Como você vê a expressão artística das histórias em quadrinhos na África agora? Você teria a chance de fazer o seu trabalho na Costa do Marfim? Os quadrinhos são um meio interessante que é endereçado geralmente aos jovens, mas o romance gráfico tem essa particularidade de ser lido também pelos adultos –e é isso que faz do formato muito interessante. Porém, infelizmente, é de fato muito difícil para os africanos fazer quadrinhos. Há muitos talentos que têm coisas a dizer, e que não têm oportunidade de se fazerem conhecer ou de serem editados porque estão em países que não têm estrutura pra isso. Encontrei alguns autores e ilustradores em Paris. Alguns fugiram de seus países, porque eram ameaçados ou simplesmente porque não podiam ser empregados (ou sobreviver) com o seu trabalho. A maioria entre eles se recuperou fazendo pequenos bicos para sobreviver.

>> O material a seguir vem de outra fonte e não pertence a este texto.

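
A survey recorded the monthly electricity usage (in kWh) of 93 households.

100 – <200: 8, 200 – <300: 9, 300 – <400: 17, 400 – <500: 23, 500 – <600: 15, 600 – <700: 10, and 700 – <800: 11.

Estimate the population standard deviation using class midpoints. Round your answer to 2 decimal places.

172.93

Midpoints: 150, 250, 350, 450, 550, 650, 750
n = 93, Σfm = 42750, mean = 459.6774
Σfm² = 22432500
Σf(m − x̄)² = Σfm² − (Σfm)²/n = 22432500 − 42750²/93 = 2781290.3226
Population variance = 2781290.3226 / 93 = 29906.3476
Standard deviation = √29906.3476 = 172.9345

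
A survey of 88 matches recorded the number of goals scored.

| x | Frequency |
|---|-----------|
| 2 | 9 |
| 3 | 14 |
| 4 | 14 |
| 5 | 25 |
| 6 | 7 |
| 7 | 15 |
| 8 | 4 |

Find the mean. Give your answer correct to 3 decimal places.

Values: 2, 3, 4, 5, 6, 7, 8
Σfx = 9×2 + 14×3 + 14×4 + 25×5 + 7×6 + 15×7 + 4×8 = 420
n = Σf = 88
Mean = 420 / 88 = 4.7727

4.773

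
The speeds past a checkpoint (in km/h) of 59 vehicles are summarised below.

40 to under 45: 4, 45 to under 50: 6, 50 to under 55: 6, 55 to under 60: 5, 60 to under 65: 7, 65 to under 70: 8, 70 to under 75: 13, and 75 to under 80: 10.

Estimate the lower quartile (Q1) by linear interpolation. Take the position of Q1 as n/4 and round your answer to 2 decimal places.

Cumulative frequencies: 4, 10, 16, 21, 28, 36, 49, 59
n = 59; position = n/4 = 14.75.
This falls in the class 50 to under 55: L = 50, F = 10, f = 6, h = 5.
Lower quartile ≈ 50 + ((14.75 − 10) / 6) × 5 = 53.9583

53.96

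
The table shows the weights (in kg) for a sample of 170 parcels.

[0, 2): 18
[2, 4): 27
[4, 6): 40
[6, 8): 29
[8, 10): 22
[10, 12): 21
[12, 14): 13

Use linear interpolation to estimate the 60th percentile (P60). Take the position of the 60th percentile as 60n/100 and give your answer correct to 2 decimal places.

Cumulative frequencies: 18, 45, 85, 114, 136, 157, 170
n = 170; position = 60n/100 = 102.
This falls in the class [6, 8): L = 6, F = 85, f = 29, h = 2.
60th percentile ≈ 6 + ((102 − 85) / 29) × 2 = 7.1724

7.17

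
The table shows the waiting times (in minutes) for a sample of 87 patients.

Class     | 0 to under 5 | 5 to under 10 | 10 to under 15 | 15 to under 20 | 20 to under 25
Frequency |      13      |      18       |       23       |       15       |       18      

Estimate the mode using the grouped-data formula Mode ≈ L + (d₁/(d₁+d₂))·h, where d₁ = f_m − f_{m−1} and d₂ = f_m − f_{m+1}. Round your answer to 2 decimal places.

Modal class: 10 to under 15 (highest frequency 23).
d₁ = 23 − 18 = 5, d₂ = 23 − 15 = 8
Mode ≈ 10 + (5/(5+8)) × 5 = 10 + 1.9231 = 11.9231

11.92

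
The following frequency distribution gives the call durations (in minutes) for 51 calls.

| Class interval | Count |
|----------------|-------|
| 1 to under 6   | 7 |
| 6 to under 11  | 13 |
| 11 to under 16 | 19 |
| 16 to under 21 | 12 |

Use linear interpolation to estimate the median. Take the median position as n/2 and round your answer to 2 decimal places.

Cumulative frequencies: 7, 20, 39, 51
n = 51; position = n/2 = 25.5.
This falls in the class 11 to under 16: L = 11, F = 20, f = 19, h = 5.
Median ≈ 11 + ((25.5 − 20) / 19) × 5 = 12.4474

12.45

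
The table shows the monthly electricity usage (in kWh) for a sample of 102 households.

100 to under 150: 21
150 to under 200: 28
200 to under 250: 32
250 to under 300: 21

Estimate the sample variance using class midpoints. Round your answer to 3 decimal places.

Midpoints: 125, 175, 225, 275
n = 102, Σfm = 20500, mean = 200.9804
Σfm² = 4393750
Σf(m − x̄)² = Σfm² − (Σfm)²/n = 4393750 − 20500²/102 = 273651.9608
Sample variance = 273651.9608 / 101 = 2709.4254

2709.425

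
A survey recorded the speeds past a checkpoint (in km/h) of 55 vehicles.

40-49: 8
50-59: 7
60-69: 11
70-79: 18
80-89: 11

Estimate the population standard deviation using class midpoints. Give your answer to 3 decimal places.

Midpoints: 44.5, 54.5, 64.5, 74.5, 84.5
n = 55, Σfm = 3717.5, mean = 67.5909
Σfm² = 260843.75
Σf(m − x̄)² = Σfm² − (Σfm)²/n = 260843.75 − 3717.5²/55 = 9574.5455
Population variance = 9574.5455 / 55 = 174.0826
Standard deviation = √174.0826 = 13.1940

13.194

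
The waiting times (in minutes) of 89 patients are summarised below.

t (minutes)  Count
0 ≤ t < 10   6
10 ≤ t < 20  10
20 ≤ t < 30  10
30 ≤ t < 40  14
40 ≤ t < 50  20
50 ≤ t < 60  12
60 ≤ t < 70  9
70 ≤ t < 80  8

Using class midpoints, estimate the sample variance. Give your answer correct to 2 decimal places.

394.33

Midpoints: 5, 15, 25, 35, 45, 55, 65, 75
n = 89, Σfm = 3665, mean = 41.1798
Σfm² = 185625
Σf(m − x̄)² = Σfm² − (Σfm)²/n = 185625 − 3665²/89 = 34701.1236
Sample variance = 34701.1236 / 88 = 394.3309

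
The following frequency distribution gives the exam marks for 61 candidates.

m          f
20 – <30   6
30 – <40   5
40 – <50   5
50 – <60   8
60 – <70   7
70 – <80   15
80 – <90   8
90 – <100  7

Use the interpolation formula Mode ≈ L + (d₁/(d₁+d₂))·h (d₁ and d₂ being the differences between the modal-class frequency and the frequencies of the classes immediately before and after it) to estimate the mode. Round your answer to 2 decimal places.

Modal class: 70 – <80 (highest frequency 15).
d₁ = 15 − 7 = 8, d₂ = 15 − 8 = 7
Mode ≈ 70 + (8/(8+7)) × 10 = 70 + 5.3333 = 75.3333

75.33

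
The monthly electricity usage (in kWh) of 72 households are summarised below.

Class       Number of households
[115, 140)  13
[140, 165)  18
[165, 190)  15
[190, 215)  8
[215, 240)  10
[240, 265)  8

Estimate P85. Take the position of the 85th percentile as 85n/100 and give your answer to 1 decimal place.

Cumulative frequencies: 13, 31, 46, 54, 64, 72
n = 72; position = 85n/100 = 61.2.
This falls in the class [215, 240): L = 215, F = 54, f = 10, h = 25.
85th percentile ≈ 215 + ((61.2 − 54) / 10) × 25 = 233.0000

233.0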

"Aya" é o seu primeiro trabalho publicado no Brasil, país que tem uma enorme população afro-descendente? Como você imagina que o livro vai ser "traduzido" pelos leitores daqui? Consumi filmes brasileiros quando estava na Costa do Marfim. Vi ainda minha mãe, meus primos e várias mulheres do bairro que acreditavam realmente nessas histórias e adaptavam seu ritmo de vida de acordo com as mulheres brasileiras. Se as mulheres africanas se identificavam com as mulheres brasileiras, eu penso que "Aya" poderá dar prazer às brasileiras, até porque as histórias são um pouco parecidas.